Super League does not get going again until Thursday, but once more Israel Folau is driving headlines, causing controversy and generally being a nuisance to the sport he now calls home.

The ex-Wallabies international in union will soon be turning out for Catalan Dragons, in a move to the South of France characteristic of the kind of unlikable individual who always ends up doing well for themselves that he is.

The move is already kicking up controversy within Super League and beyond. The league grants its clubs the prerogative in issues like this apparently, and it appears Catalan have deemed Folau’s homophobic past insufficiently dastardly to disqualify him from employment.

According to Dragons chairman Bernard Guasch, “We want to give Israel a new opportunity to shine on the pitch.” From the other side of things, Folau himself has stated  “I acknowledge the views expressed by Super League and the Rugby Football League. I’m a proud Christian, my beliefs are personal, my intention is not to hurt anyone and I will not be making further public comment about them. I look forward to my return to the great game of rugby league with the Catalans Dragons.”

All this reeks of eased rehabilitation into a sport Folau left a decade ago, only to come crawling back to when the chips were down. This is about money and success, not morals, let us make that clear.

However, the controversy has arisen from Wigan Warriors response to the signing, with the club choosing to rename their game against the Dragons on the 22nd of March ‘Pride Day,’ when the club will celebrate its LGBT+ community and the players will where rainbow laces and socks. This is a direct challenge to Folau, and his presence in the game, and good on Wigan for making it.

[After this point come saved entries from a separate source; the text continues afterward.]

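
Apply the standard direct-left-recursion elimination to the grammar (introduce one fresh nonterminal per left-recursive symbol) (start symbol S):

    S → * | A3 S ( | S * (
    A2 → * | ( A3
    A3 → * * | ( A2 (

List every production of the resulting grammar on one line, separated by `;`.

S → * S' | A3 S ( S'; A2 → * | ( A3; A3 → * * | ( A2 (; S' → * ( S' | ε

S is directly left-recursive.
For S: α = {* (}, β = {*, A3 S (}. Rewrite as S → β S' and S' → α S' | ε.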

“Here at Wigan Warriors we are committed to the core values of inclusion and respect,” Wigan executive director Kris Radlinski said,“our community foundation have a long history of supporting local LGBTQ+ groups and initiatives and we want everyone who engages with our game to feel welcome, valued and most of all, respected.”

“Rugby league has a strong history of inclusion, of breaking down barriers and of being a forward-thinking sport. I think that today more than any day that it is vitally important we reiterate that message. We’re looking forward to working with charities, local and hopefully national groups, to make this day a success.”

Wigan are choosing to make their stand, Dragons have made Folau their hill to die on, it all feels so repetitive. The man seems to have a near-supernatural power to drag the news cycle with him wherever he goes, sucking it into a discursive vortex of homophobia and tolerance, sacking and hiring, freedom and protection, religion and rights, swallowing up all around it.

Whether he will be good for Super League, who knows. One thing is for sure though, we’re certainly going to hear all about it.